“On Friday, February 5, 2016, I was able to see the production of “Beautiful: The Carole King Musical!” While I was in New York City in 2015, I opted to pass on seeing “Beautiful” in order to see two other Broadway productions — “Kinky Boots” and “Brothers in the Bottom.”
When the Carole King musical production arrived in Chicago, I still was not motivated to see it.

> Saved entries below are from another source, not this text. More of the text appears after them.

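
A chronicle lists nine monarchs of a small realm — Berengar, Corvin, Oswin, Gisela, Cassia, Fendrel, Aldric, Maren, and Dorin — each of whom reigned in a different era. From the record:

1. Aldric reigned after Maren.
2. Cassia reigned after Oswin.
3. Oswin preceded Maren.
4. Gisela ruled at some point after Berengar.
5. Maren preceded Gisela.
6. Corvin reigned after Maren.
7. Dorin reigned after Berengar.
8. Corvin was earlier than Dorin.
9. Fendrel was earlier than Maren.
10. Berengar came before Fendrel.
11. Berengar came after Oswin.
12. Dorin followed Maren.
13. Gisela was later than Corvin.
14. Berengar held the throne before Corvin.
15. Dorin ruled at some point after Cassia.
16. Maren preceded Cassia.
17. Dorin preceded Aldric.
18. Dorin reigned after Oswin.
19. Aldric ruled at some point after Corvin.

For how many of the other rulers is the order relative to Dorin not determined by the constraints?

1

Forced before Dorin: Berengar, Cassia, Corvin, Fendrel, Maren, and Oswin; forced after Dorin: Aldric.
That leaves Gisela with no forced order relative to Dorin — 1.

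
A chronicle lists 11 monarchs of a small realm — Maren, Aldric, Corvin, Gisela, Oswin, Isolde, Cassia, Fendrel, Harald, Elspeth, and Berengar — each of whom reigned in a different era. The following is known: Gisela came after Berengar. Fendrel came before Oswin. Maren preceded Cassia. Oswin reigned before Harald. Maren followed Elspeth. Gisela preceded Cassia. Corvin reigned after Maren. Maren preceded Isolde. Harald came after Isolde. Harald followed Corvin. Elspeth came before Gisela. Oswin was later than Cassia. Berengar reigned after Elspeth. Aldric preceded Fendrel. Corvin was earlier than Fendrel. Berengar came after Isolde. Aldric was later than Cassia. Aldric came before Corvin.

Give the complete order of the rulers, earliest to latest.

The constraints fix every adjacent pair, so only one ordering works:
Elspeth → Maren → Isolde → Berengar → Gisela → Cassia → Aldric → Corvin → Fendrel → Oswin → Harald.

Elspeth, Maren, Isolde, Berengar, Gisela, Cassia, Aldric, Corvin, Fendrel, Oswin, Harald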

It wasn’t because I didn’t like the music of King — after all, I knew all too well the lyrics of “Natural Woman”, “I Feel the Earth Move”, “Will You Still Love Me” and the ever recognized “You’ve Got A Friend.” I think I wasn’t motivated to see it mainly because I wasn’t interested in another biographical tale of yet another musical artist UNTIL…I started having conversations with people who shared just how many other artists King either wrote for or how many artists (that I adored) covered her music.
Photo: Marquee of The Oriental Theater, Chicago, Illinois
“Locomotion” — Little Eva, “One Fine Day” — The Chiffons, “Will You Still Love Love Me” — The Shirelles, “Chains” — The Beatles, “Up on the Roof” — The Drifters, and of course Aretha Franklin’s “Natural Woman” and James Taylor’s “You’ve Got A Friend” — these are all classic songs, thanks to King, that are woven throughout the American songbook.
During the performance, I was amazed at how many King compositions I didn’t know she wrote. With my head bopping back and forth, feet tapping and snapping fingers, I openly sang along with the cast, and I was proud that I knew all the words to most of the musical numbers featured in the production.
It is also important to note that despite her prolific composing career, this delightful musical production highlights her emotional roller coaster marriage and partnership with one of the world’s best known lyricists — Gerry Goffin. That aspect, deeply focused on in the production, illustrates King’s vulnerability, her human desire to hold on to love even when it is not healthy to do so, and her talent for incorporating those painful experiences in her music, along with the greatest gift of all — human resilience!
Photo: Musical Genius Carole King
I also had the opportunity to see another production at The Court Theater “Satchmo At The Waldorf” two days after seeing “Beautiful.” Based on the book “Pops” by Terry Teachout, the drama critic at The Wall Street Journal, this is a moving story line bound to cause you to reexamine Armstrong.
The Court Theater (Chicago) production centers around Armstrong’s performance in the famed Empire Room of The Waldorf Astoria as the landscape for a virtual one man performance (the only other voice in the play belongs to Armstrong’s manager Joe Glaser) showcasing his life as an African American musician and all of the challenges that accompanies that journey, particularly as it relates to racism.
This production of “Satchmo” features famed actor Barry Shabaka Henley as Armstrong, and he channels him expertly. Henley’s portrayal provides great depth, elicits an emotional intimacy with the audience that comes forth as you are immersed in the dialogue of some of Armstrong’s painful memories and the unfortunate destruction of his relationship with his manager.
It isn’t happenstance that Henley, himself, is a native of New Orleans; his understanding of jazz and the spirit of one of our great American cities permeates throughout his performance. Henley has appeared in numerous films — “Ali” with Will Smith, “Collateral” with Jaime Foxx and Tom Cruise, Steven Spielberg’s “Terminal,” and after Edward James Olmos left television’s “Miami Vice” as the superior officer, Henly took over in the role as Lieutenant Martin Castillo. He is a great character actor, and his performance in “Satchmo at The Waldorf Astoria” showcases his solo acting skills. He did one outstanding job! “Satchmo at The Waldorf” is currently on the San Franscisco stage, as well.